Irre ich mich, wenn ich meine, dass die Männer und Frauen, denen heute unser dankbares und ehrfurchtvolles Gedächtnis gilt, ihr Handeln auch in diesem Sinn verstanden wissen wollten? Wir pflegen vom „Widerstand gegen die nationalsozialistische Gewaltherrschaft” zu reden. Diese Formulierung, an sich keineswegs unberechtigt, ist aber wohl ebenso missverständlich wie das Wort „Protestanten“. Denn dieser Widerstand wurde doch notwendig, weil alle die Menschen, die mit Bewegung und Aktion des 20. Juli verbunden waren, es als Pflicht und Aufgabe erkannt hatten, sich für etwas einzusetzen, für ihren christlichen Glauben, für die immerwährende und weiterwirkende Geltung der Gebote Gottes, für die Verkündigung der frohen Botschaft von Gottes Barmherzigkeit und damit für Gerechtigkeit, Wahrheit und Freiheit, die Gott den Menschen als Gaben seiner Gnade zugedacht hat und die die Menschen sich von niemand rauben lassen dürfen: „Ich rede von Deinen Zeugnissen vor den Gewalthabern der Welt – und schäme mich nicht“, d.h. ich nehme dieses Wagnis, wenn auch wohl als sterblicher Mensch nicht immer ohne menschliches Bangen, so doch freiwillig und gern und entschlossen auf mich.
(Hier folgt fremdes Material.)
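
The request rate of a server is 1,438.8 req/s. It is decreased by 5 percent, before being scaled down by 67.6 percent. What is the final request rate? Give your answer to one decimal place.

After the 5% decrease: 1,438.8 × 0.95 = 1366.86.
Apply the 67.6% decrease: 1366.86 × 0.324 = 442.86264 ≈ 442.9.

442.9 req/s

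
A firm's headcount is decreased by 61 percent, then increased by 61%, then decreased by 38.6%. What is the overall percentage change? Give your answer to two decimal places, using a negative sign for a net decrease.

-61.45%

The combined multiplier is 0.39 × 1.61 × 0.614 = 0.3855306.
That corresponds to a decrease of 61.45%.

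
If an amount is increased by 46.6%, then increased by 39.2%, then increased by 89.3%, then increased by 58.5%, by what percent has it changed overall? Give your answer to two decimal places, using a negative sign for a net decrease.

The combined multiplier is 1.466 × 1.392 × 1.893 × 1.585 = 6.12284247216.
That corresponds to an increase of 512.28%.

512.28%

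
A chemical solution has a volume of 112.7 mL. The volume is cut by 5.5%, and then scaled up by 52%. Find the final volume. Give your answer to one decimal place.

5.5% decrease: 112.7 × 0.945 = 106.5015.
After the 52% increase: 106.5015 × 1.52 = 161.88228 ≈ 161.9.

161.9 mL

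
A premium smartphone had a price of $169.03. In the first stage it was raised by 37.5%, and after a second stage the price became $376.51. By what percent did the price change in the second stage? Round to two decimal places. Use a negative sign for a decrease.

After the first stage: $169.03 × 1.375 = $232.41625.
Second-stage multiplier: $376.51 ÷ $232.41625 ≈ 1.619981.
That is a change of 62.00%.

62.00%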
„...Und werde nicht zuschanden“, so ist wohl eigentlich zu übersetzen. Können wir uns heute auch zu dieser abschließenden Formulierung, zu diesem Bekenntnis der Hoffnung verstehen? Erinnern wir uns noch einmal jenes Luthersatzes: „Also rafft der Grimm und Eifer des Gerichts den Gerechten zugleich mit dem Ungerechten dahin, allein die Barmherzigkeit bewahrt einen jeglichen, der bewahrt wird.“ Das ist dann doch wohl hier und dort das eigentlich Entscheidende, in Zeiten des Zornes und in Zeiten der Gnade: „allein die Barmherzigkeit Gottes bewahrt einen jeglichen, der bewahrt wird“.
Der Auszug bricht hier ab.